How To: Change The Oil In Your Car
Change the Oil in Your Car
How to change the oil is something that you ought to know; it’s part of the regular maintenance that must be done to keep the car going. This week’s “How To…” is all ’bout how to change the oil in your car. Our example car is a 2009 Volkswagen GLI. You may, or may not, have a GLI. I won’t judge (much).
IMPORTANT: whatever the make/model of car you have, it will not change the procedure by much.
Conventional wisdom says that you should change the oil in your car every 5,000 kilometers (3,000 miles). This is no longer the case for most vehicles using synthetic oil. In the case of the trusty dusty Volkswagen, the oil has almost 12,000 kilometers (7000 miles) on it. This is within specifications for the type of oil used; Mobil One 0w40.
Step 1) Abolish Fear
I can’t stress this enough. Many people look at the hood of their car as a portal to some sort of blasted horrific technological underworld. Nope. Not here. Today, the hood of your car is a hatch that covers a glorified pump. We’re going to go through a step-by-step procedure to do some basic maintenance on that pump. Follow the steps, and there’s not much that can go wrong. Remember that when you change the oil in your car, all you’re doing is draining some old oil, and putting in new oil.
Step 2) Do your Homework
Most cars have an owners manual. Chances are, if you dig around in your glove box, yours is in there. In it, there will be a chapter or section called “Technical Specifications.” Within this section, you’re going to look for a heading called “Engine Oil Capacity” which will list exactly how much oil your car takes.
Unless your car is somewhat exotic or high powered, the amount of oil that the engine needs will be between 3 and 5 liters. Most manuals will list the grade and/or weight of the oil that the car requires. This will be a pair of numbers with a “w” between them; something like “0w40” or “10w30”. Additional information may be included but the only things that really matter are the viscosity (the XwXX number) and whether or not the oil meets a certain car manufacturers specifications.
Now, read this part carefully: using an oil meets a manufacturers specifications is usually only important because of warranty concerns. If in doubt, when you go to the auto-parts store, ask the sale representative to make sure the oil you have chosen is approved by the manufacturer of your vehicle. The information will be on the container and a competent representative will be able to clearly point it out.
Oil brand is a personal preference.
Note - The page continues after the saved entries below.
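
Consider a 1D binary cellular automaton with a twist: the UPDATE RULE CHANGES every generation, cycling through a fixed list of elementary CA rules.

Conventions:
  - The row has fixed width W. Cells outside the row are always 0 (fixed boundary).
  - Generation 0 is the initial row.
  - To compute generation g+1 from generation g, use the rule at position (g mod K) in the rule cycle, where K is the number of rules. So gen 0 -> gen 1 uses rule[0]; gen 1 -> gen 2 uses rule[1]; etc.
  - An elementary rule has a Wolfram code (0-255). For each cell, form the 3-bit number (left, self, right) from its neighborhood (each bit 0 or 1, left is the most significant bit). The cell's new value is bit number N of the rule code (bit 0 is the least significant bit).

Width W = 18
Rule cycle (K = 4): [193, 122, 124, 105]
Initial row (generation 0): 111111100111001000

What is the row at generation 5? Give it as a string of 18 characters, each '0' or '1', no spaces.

Answer: 000000000000011000

Derivation:
Gen 0: 111111100111001000
Gen 1 (rule 193): 011111100011000011
Gen 2 (rule 122): 110000110111100111
Gen 3 (rule 124): 111000111100110101
Gen 4 (rule 105): 101010100100111010
Gen 5 (rule 193): 000000000000011000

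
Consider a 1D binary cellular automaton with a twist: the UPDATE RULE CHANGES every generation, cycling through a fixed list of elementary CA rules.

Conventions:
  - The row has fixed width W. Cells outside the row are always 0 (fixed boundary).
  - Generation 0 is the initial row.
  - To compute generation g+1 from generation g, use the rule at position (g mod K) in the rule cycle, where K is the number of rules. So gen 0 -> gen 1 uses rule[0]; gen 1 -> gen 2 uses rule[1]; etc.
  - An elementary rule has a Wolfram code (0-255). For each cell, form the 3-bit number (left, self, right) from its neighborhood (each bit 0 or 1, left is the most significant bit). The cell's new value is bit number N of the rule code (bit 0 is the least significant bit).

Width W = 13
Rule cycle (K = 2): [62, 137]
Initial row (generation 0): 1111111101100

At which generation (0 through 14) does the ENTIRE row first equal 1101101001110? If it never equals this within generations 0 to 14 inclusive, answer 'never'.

Gen 0: 1111111101100
Gen 1 (rule 62): 1000000011010
Gen 2 (rule 137): 0011111010000
Gen 3 (rule 62): 0110000111000
Gen 4 (rule 137): 0100110110011
Gen 5 (rule 62): 1111101101110
Gen 6 (rule 137): 1111001001100
Gen 7 (rule 62): 1000111111010
Gen 8 (rule 137): 0010111110000
Gen 9 (rule 62): 0111100001000
Gen 10 (rule 137): 0111001100011
Gen 11 (rule 62): 1100111010110
Gen 12 (rule 137): 1000110000100
Gen 13 (rule 62): 1101101001110
Gen 14 (rule 137): 1001000001100

Answer: 13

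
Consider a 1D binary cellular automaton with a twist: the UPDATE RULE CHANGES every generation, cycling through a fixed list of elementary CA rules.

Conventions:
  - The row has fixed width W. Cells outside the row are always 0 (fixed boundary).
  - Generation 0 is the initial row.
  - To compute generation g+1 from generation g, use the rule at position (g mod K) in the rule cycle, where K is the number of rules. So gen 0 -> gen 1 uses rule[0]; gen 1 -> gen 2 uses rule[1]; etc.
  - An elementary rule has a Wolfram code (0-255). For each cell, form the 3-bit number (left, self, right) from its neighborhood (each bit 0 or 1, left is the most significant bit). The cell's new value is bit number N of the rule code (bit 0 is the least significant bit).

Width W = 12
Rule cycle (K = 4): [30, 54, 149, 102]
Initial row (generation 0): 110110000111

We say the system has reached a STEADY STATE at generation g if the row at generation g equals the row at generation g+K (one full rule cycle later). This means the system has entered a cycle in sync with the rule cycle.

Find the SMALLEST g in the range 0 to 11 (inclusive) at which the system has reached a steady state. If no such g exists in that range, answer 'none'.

Answer: none

Derivation:
Gen 0: 110110000111
Gen 1 (rule 30): 100101001100
Gen 2 (rule 54): 111111110010
Gen 3 (rule 149): 011111101011
Gen 4 (rule 102): 100000111101
Gen 5 (rule 30): 110001100001
Gen 6 (rule 54): 001010010011
Gen 7 (rule 149): 101011011000
Gen 8 (rule 102): 111101101000
Gen 9 (rule 30): 100001001100
Gen 10 (rule 54): 110011110010
Gen 11 (rule 149): 001001101011
Gen 12 (rule 102): 011010111101
Gen 13 (rule 30): 110010100001
Gen 14 (rule 54): 001111110011
Gen 15 (rule 149): 100111101000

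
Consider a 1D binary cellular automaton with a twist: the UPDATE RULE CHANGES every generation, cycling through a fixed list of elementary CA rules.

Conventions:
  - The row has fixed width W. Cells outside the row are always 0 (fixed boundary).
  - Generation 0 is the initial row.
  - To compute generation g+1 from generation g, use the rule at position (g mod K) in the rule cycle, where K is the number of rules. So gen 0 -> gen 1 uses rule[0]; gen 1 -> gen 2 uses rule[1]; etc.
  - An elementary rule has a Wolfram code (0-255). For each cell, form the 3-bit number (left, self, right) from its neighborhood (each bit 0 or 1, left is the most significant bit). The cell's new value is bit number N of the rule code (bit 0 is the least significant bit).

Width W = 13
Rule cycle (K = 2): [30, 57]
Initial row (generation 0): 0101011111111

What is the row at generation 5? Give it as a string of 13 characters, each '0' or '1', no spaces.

Answer: 1101010100000

Derivation:
Gen 0: 0101011111111
Gen 1 (rule 30): 1101010000000
Gen 2 (rule 57): 1010101111111
Gen 3 (rule 30): 1010101000000
Gen 4 (rule 57): 0101010111111
Gen 5 (rule 30): 1101010100000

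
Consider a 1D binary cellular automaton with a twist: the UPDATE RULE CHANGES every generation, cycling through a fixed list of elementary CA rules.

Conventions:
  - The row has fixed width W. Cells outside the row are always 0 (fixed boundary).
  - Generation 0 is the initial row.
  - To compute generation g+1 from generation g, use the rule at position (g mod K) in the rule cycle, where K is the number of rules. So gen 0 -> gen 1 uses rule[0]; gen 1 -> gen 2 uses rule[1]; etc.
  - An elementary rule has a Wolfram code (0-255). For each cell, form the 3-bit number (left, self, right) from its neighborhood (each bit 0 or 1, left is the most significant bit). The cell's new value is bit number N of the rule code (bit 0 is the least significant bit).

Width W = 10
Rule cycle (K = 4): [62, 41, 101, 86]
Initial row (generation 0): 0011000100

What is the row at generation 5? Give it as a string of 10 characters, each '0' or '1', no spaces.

Answer: 1101111111

Derivation:
Gen 0: 0011000100
Gen 1 (rule 62): 0110101110
Gen 2 (rule 41): 0101011000
Gen 3 (rule 101): 0111101011
Gen 4 (rule 86): 1000101001
Gen 5 (rule 62): 1101111111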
Volkswagen “recommends” Castrol. But that’s probably because Castrol paid them to advertise their logo on the oil cap. The bottom line is, if it meets the manufacturers specifications, it will work. Good brands are Castrol, Valvoline, Mobile-1, Liqui-Moly, and Pennzoil. If any of this is daunting, simply ask the sales rep at the auto-parts store to help you choose an appropriate motor oil for your car.
You’ll need an oil filter. Most of the filters available today will work just fine in most cars. If you have a brand preference, stick with it. Auto-parts stores stock a wide variety of oil filters and will be able to provide you with information on most of them. With rare exception, all of them are similar in performance, but some include an anti-drainback feature. There is always debate about whether this is necessary. The best course of action is simply to use the filter that the auto-parts store recommends while staying away from house brands. Good brands are Wix, Fram, Mann, Bosch, Purolater, and Mobil-1.